En lo personal siento que de la persona que más aprendí de tatuajes como también del tatuaje como arte y aplicación fue de Jacobo, de hecho lo admiro un montón por lo mismo y porque me ayudó a desarrollar lo que hago hoy en día también e independiente a que sigamos trabajando o no juntos, sigo sintiendo ese lazo de hermandad con él.

 

 

¿Cuál fue tu primera máquina? La chica que en ese entonces era mi novia, Violeta también fue uno de los pilares fundamentales en mis inicios como tatuador, porque ella un día llegó a la casa y me dijo “Oye, te compré todo” y literalmente me compró todo lo que necesitaba para empezar a tatuar y entre esas cosas venía una máquina y para mí fue re emocionante en verdad. Incluso antes de eso, cuando recién le había comentado mis intereses de ponerme a tatuar, ella se las ingenió para imprimir una resma completa con diseños de internet en el trabajo de sus mamá y me los llevó para que pudiera reproducirlos, copiarlos y traspasarlos a modo de ensayo.

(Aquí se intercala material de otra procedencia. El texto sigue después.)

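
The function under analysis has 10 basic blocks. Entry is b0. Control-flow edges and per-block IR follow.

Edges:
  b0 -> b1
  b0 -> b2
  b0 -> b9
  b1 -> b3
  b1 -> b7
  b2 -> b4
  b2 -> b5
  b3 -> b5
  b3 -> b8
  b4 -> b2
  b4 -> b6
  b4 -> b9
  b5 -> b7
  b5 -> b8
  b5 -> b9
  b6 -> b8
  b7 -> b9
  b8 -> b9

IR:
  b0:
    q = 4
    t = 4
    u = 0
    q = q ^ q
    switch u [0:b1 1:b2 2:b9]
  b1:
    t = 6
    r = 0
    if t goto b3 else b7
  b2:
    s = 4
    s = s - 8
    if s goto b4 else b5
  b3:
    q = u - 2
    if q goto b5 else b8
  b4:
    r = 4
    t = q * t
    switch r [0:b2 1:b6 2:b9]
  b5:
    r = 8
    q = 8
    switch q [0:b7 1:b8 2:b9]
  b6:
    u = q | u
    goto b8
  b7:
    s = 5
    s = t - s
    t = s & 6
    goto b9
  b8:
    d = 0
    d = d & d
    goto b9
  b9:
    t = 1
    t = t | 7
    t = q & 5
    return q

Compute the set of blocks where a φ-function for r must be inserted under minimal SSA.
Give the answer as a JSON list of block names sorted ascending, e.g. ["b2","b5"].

Answer: ["b2", "b5", "b7", "b8", "b9"]

Derivation:
idom tree: b1←b0 b2←b0 b3←b1 b4←b2 b5←b0 b6←b4 b7←b0 b8←b0 b9←b0
Dom∩ at merges:
  b2: preds {b0,b4}: {b0} ∩ {b0,b2,b4} = {b0}; idom=b0
  b5: preds {b2,b3}: {b0,b2} ∩ {b0,b1,b3} = {b0}; idom=b0
  b7: preds {b1,b5}: {b0,b1} ∩ {b0,b5} = {b0}; idom=b0
  b8: preds {b3,b5,b6}: {b0,b1,b3} ∩ {b0,b5} ∩ {b0,b2,b4,b6} = {b0}; idom=b0
  b9: preds {b0,b4,b5,b7,b8}: {b0} ∩ {b0,b2,b4} ∩ {b0,b5} ∩ {b0,b7} ∩ {b0,b8} = {b0}; idom=b0

Frontier:
  join b2 pred b0: · stop@b0
  join b2 pred b4: b4→b2 stop@b0
  join b5 pred b2: b2 stop@b0
  join b5 pred b3: b3→b1 stop@b0
  join b7 pred b1: b1 stop@b0
  join b7 pred b5: b5 stop@b0
  join b8 pred b3: b3→b1 stop@b0
  join b8 pred b5: b5 stop@b0
  join b8 pred b6: b6→b4→b2 stop@b0
  join b9 pred b0: · stop@b0
  join b9 pred b4: b4→b2 stop@b0
  join b9 pred b5: b5 stop@b0
  join b9 pred b7: b7 stop@b0
  join b9 pred b8: b8 stop@b0
  DF(b0)=∅
  DF(b1)={b5,b7,b8}
  DF(b2)={b2,b5,b8,b9}
  DF(b3)={b5,b8}
  DF(b4)={b2,b8,b9}
  DF(b5)={b7,b8,b9}
  DF(b6)={b8}
  DF(b7)={b9}
  DF(b8)={b9}
  DF(b9)=∅

φ for r: defs {b1,b4,b5}
  DF⁺ = {b2,b5,b7,b8,b9}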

Esta primera máquina era del Eurocentro, una 7 Vidas y yo desconocía por completo cómo funcionaban las máquinas en ese entonces la usaba para pintar y para las líneas (jajaja). Esa máquina aguantó un tiempo, incluso le sirvió a Lukas para calibrar y ajustarla porque en ese tiempo estaba con su proyecto de armar máquinas.

 

¿A quién o qué fue lo primero que tatuaste? Mi primer tatuaje se lo hice a Lukas y de hecho él me iba guiando a medida que yo avanzaba. Era una mariposa que se realizó en su pierna y para mí fue muy loco, porque no tienes la sensibilidad al meter la aguja entonces me daba miedo presionar demasiado, sacar mucho la máquina o enterrar la aguja, así que estaba pendiente de lo que él me decía, si le dolía mucho o sentía que no estaba enterrando lo suficiente la aguja. Incluso e algunos momentos el mismo Lukas se auto tatuaba y me iba mostrando cómo lo tenía que hacer.

 

¿En qué estilo de tatuaje te especializas? Si bien es cierto que a mí me gusta el tradicional, trato de no encasillarme porque siento que me puede limitar para hacer otros tipos de trabajos. En lo personal me gusta mirar de todo, así no te restringes a ti mismo a hacer sólo un tipo de tatuaje y a seguir una sola línea gráfica, entonces prefiero absorber las ideas que muchos tienen ya sea del oriental, del black and grey, etc, creo que es precisamente eso lo que te permite desarrollar un estilo particular y único al alimentarte de todos los sectores y puntos de vista del mundo del tatuaje.

 

¿Quién es tu alter ego? No me considero seguidor de alguien en particular, ya que no siento la necesidad de ver los trabajos en particular de un personaje x. Creo que la pluralidad de ideas y de información es lo que realmente me nutre para poder realizar un estilo más personal y no es que yo diga que estoy inventando un estilo ni mucho menos, pero me gusta el no tener restricciones ni límites.

 

¿Qué crees que hace falta para que culturalmente este arte sea más valorado? Creo que igual el tatuador en sí tiene una cierta responsabilidad en lo que respecta a que el trabajo mismo sea bien valorado, tanto culturalmente como socialmente. Yo creo que también está pasando que en nuestro país es muy fácil dedicarse a tatuar, ya que el comprar los materiales, insumos y obtener un kit básico de tatuajes es muy accesible en lo económico y también versus la realidad que existe en Europa, en donde para poder comprarte una máquina de tatuaje hay un filtro muy grande para poder hacerlo, porque debes estar en un estudio, tener un maestro y una cierta cantidad de tiempo trabajando en el rubro. Es por esto mismo que se ven tantos tatuajes feos en la calle y que llevan a asociarlos al típico prejuicio de que es de delincuentes. Creo que recién ahora la gente se está dando cuenta de que los tatuajes son caros pero porque responden al que se debe invertir en un arte. Creo que el tatuador tiene la responsabilidad de dar a conocer esos aspectos, porque hay veces que los medios de comunicación han desvirtuado mucho lo que es este oficio con programas como “Miami Ink” donde la gente cree que los tatuadores son súper estrellas y la verdad es que la realidad de nosotros en el día a día es muy lejana a eso. Para poder lograr cierto nivel de trabajo debes pasar por un montón de penurias y de dejar de lado cosas que para ti pueden ser importantes y eso hay que tenerlo claro.